Джонни опустил книгу.
— Прости, — сказал он. — Мне надо с ним поговорить.
Он рванулся к двери и выскочил на улицу Маррибел. Дверь захлопнулась.
Глава седьмая
Оказавшись на улице, Джонни отчаянно завертел головой, надеясь увидеть человека, давшего Софи книгу с именем Бонни. Кто бы он ни был, только бы его увидеть! Впрочем, Джонни особенно на это не рассчитывал.

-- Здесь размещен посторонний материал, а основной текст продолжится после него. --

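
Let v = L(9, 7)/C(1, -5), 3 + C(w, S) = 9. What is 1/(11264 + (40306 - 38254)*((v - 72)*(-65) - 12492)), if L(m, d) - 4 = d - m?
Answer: -1/16063420 ≈ -6.2253e-8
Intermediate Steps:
C(w, S) = 6 (C(w, S) = -3 + 9 = 6)
L(m, d) = 4 + d - m (L(m, d) = 4 + (d - m) = 4 + d - m)
v = ⅓ (v = (4 + 7 - 1*9)/6 = (4 + 7 - 9)*(⅙) = 2*(⅙) = ⅓ ≈ 0.33333)
1/(11264 + (40306 - 38254)*((v - 72)*(-65) - 12492)) = 1/(11264 + (40306 - 38254)*((⅓ - 72)*(-65) - 12492)) = 1/(11264 + 2052*(-215/3*(-65) - 12492)) = 1/(11264 + 2052*(13975/3 - 12492)) = 1/(11264 + 2052*(-23501/3)) = 1/(11264 - 16074684) = 1/(-16063420) = -1/16063420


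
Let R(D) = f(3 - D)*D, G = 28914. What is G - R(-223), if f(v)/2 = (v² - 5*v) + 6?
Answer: 22307506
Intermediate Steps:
f(v) = 12 - 10*v + 2*v² (f(v) = 2*((v² - 5*v) + 6) = 2*(6 + v² - 5*v) = 12 - 10*v + 2*v²)
R(D) = D*(-18 + 2*(3 - D)² + 10*D) (R(D) = (12 - 10*(3 - D) + 2*(3 - D)²)*D = (12 + (-30 + 10*D) + 2*(3 - D)²)*D = (-18 + 2*(3 - D)² + 10*D)*D = D*(-18 + 2*(3 - D)² + 10*D))
G - R(-223) = 28914 - 2*(-223)²*(-1 - 223) = 28914 - 2*49729*(-224) = 28914 - 1*(-22278592) = 28914 + 22278592 = 22307506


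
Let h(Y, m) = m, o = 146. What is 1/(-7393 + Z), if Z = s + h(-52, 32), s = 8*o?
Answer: -1/6193 ≈ -0.00016147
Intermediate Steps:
s = 1168 (s = 8*146 = 1168)
Z = 1200 (Z = 1168 + 32 = 1200)
1/(-7393 + Z) = 1/(-7393 + 1200) = 1/(-6193) = -1/6193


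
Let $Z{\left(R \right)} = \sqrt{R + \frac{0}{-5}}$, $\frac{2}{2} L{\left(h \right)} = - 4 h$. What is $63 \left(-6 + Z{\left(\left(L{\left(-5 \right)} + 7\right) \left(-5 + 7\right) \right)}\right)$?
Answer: $-378 + 189 \sqrt{6} \approx 84.954$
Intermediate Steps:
$L{\left(h \right)} = - 4 h$
$Z{\left(R \right)} = \sqrt{R}$ ($Z{\left(R \right)} = \sqrt{R + 0 \left(- \frac{1}{5}\right)} = \sqrt{R + 0} = \sqrt{R}$)
$63 \left(-6 + Z{\left(\left(L{\left(-5 \right)} + 7\right) \left(-5 + 7\right) \right)}\right) = 63 \left(-6 + \sqrt{\left(\left(-4\right) \left(-5\right) + 7\right) \left(-5 + 7\right)}\right) = 63 \left(-6 + \sqrt{\left(20 + 7\right) 2}\right) = 63 \left(-6 + \sqrt{27 \cdot 2}\right) = 63 \left(-6 + \sqrt{54}\right) = 63 \left(-6 + 3 \sqrt{6}\right) = -378 + 189 \sqrt{6}$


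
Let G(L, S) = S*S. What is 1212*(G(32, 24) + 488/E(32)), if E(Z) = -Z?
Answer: 679629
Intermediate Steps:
G(L, S) = S**2
1212*(G(32, 24) + 488/E(32)) = 1212*(24**2 + 488/((-1*32))) = 1212*(576 + 488/(-32)) = 1212*(576 + 488*(-1/32)) = 1212*(576 - 61/4) = 1212*(2243/4) = 679629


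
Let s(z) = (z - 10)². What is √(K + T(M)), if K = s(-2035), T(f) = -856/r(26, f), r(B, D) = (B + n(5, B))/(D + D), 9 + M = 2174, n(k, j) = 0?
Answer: √682670105/13 ≈ 2009.8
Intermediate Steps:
s(z) = (-10 + z)²
M = 2165 (M = -9 + 2174 = 2165)
r(B, D) = B/(2*D) (r(B, D) = (B + 0)/(D + D) = B/((2*D)) = B*(1/(2*D)) = B/(2*D))
T(f) = -856*f/13
K = 4182025 (K = (-10 - 2035)² = (-2045)² = 4182025)
√(K + T(M)) = √(4182025 - 856/13*2165) = √(4182025 - 1853240/13) = √(52513085/13) = √682670105/13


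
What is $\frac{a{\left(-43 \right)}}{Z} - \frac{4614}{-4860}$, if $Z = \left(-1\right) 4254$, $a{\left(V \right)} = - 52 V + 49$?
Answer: $\frac{118373}{287145} \approx 0.41224$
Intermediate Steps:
$a{\left(V \right)} = 49 - 52 V$
$Z = -4254$
$\frac{a{\left(-43 \right)}}{Z} - \frac{4614}{-4860} = \frac{49 - -2236}{-4254} - \frac{4614}{-4860} = \left(49 + 2236\right) \left(- \frac{1}{4254}\right) - - \frac{769}{810} = 2285 \left(- \frac{1}{4254}\right) + \frac{769}{810} = - \frac{2285}{4254} + \frac{769}{810} = \frac{118373}{287145}$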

Книга возникла подобно видению и оказалась у него в руках лишь потому, что он стоял рядом с Софи, которая была своего рода магическим шутом. Машины шли таким непрерывным потоком — вряд ли кто-то мог бы перейти дорогу и исчезнуть, скажем, в 'Промышленных рукавицах'; но в самом конце улицы, по его стороне, с каждой минутой удаляясь, шел какой-то человек. Джонни побежал за ним, но не успел даже крикнуть, как человек сел в машину и укатил. Сжимая в руках книгу, Джонни замедлил шаг, но назад не повернул. Он шел по улице Маррибел, читая вывески и дощечки на дверях, — ведь если Софи вышла на минутку и возвратилась с книгой, на которой стояло Боннино имя, значит, судьба наконец-то ему благоприятствует. 'Что ты на это скажешь?' — спросила Софи. Было бы безумием не понять, что в этом что-то есть.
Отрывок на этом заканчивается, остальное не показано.